In many states, doctors, hospitals, and even pharmacies have dropped out of Medicaid altogether because of the low reimbursements that they say are unsustainable for their institutions and businesses.

Sandoval’s decision comes at a time when the Trump administration and congressional Republicans are considering major changes to the Medicaid program as part of legislation to repeal and replace the Affordable Care Act.

A House-passed version of the GOP proposals would roll back expanded Medicaid for low-income, able-bodied, childless adults; cut overall Medicaid funding by more than $800 billion over the coming decade; and shift to a per-capita capped block grant system of federal funding of Medicaid that could result in millions of people being forced from the rolls.

Sandoval, a moderate Republican and the first Hispanic to have won a statewide office in Nevada, has been a champion of the Affordable Care Act from the start.

Related: How the GOP Health Care Disaster Is Opening the Door to Medicaid for All

Sandoval, the first Hispanic Governor of Nevada and a champion of the Affordable Care Act from the start, was one of 16 Republican governors of states that opted for expanded Medicaid, which added 200,000 Nevadans to 400,000 already enrolled in Medicaid.

Early last week, Sandoval parted company with Nevada Republican Sen. Dean Heller, who is supporting a proposal in the Senate to gradually phase out the expanded Medicaid program over seven years. “It’s working --we have brought down our uninsured rate,” Sandoval said in formally opposing the Senate GOP phase-out proposal.

Then on Friday, Sandoval took another step in trying to preserve the Medicaid program. He was one of seven Republican and Democratic governors to sign a letter urging Senate Majority Leader Mitch McConnell (R-KY) to abandon a highly secretive GOP effort to ram Obamacare replacement legislation through the Senate before the August recess.

Instead, Sandoval, GOP Gov.
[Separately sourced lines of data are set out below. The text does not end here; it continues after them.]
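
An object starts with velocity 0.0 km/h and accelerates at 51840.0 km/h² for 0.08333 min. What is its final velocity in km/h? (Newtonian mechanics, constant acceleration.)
v = v₀ + at (with unit conversion) = 72.0 km/h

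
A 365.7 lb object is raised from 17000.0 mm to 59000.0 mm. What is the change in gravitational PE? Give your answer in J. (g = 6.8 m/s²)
ΔPE = mg(h₂ − h₁) = 165.9 kg × 6.8 m/s² × (59 − 17) m = 4.737e+04 J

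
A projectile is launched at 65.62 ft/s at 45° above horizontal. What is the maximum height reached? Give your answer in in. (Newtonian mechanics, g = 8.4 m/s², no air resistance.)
H = v₀²sin²(θ)/(2g) (with unit conversion) = 468.7 in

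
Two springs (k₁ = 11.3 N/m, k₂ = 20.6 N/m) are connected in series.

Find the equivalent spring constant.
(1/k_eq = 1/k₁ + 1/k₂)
1/k_eq = 1/11.3 + 1/20.6 = 0.13704; k_eq = 7.297 N/m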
John Kasich of Ohio and the five other governors wrote that Congress should seek a bipartisan solution that spares low-income Americans from deep cuts in Medicaid coverage. They proposed an overhaul of Obamacare that focuses on stabilizing the individual insurance markets, giving states flexibility and ensuring affordable coverage.
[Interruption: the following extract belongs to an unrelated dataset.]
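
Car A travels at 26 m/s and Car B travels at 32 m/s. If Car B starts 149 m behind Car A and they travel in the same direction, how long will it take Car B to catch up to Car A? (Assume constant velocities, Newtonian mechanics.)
Relative speed: v_rel = 32 - 26 = 6 m/s
Time to catch: t = d₀/v_rel = 149/6 = 24.83 s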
Related: House GOP’s Health Plan Isn’t Much Better the Third Time Around, CBO Says

In his veto message Friday night, Sandoval said that his opposition to Sprinkel’s bill “does not end the conversation about potential coverage gaps or possible solutions, including Medicaid-like solutions.”

“Given the possibility that changes in federal law may put Nevada’s expanded Medicaid population at risk of losing their coverage, the ability for individuals to purchase Medicaid-like plans is something that should be considered in depth,” Sandoval wrote. “If done correctly, the [Medicaid for All] proposal could provide a necessary safety net for those who may no longer have access to traditional Medicaid.”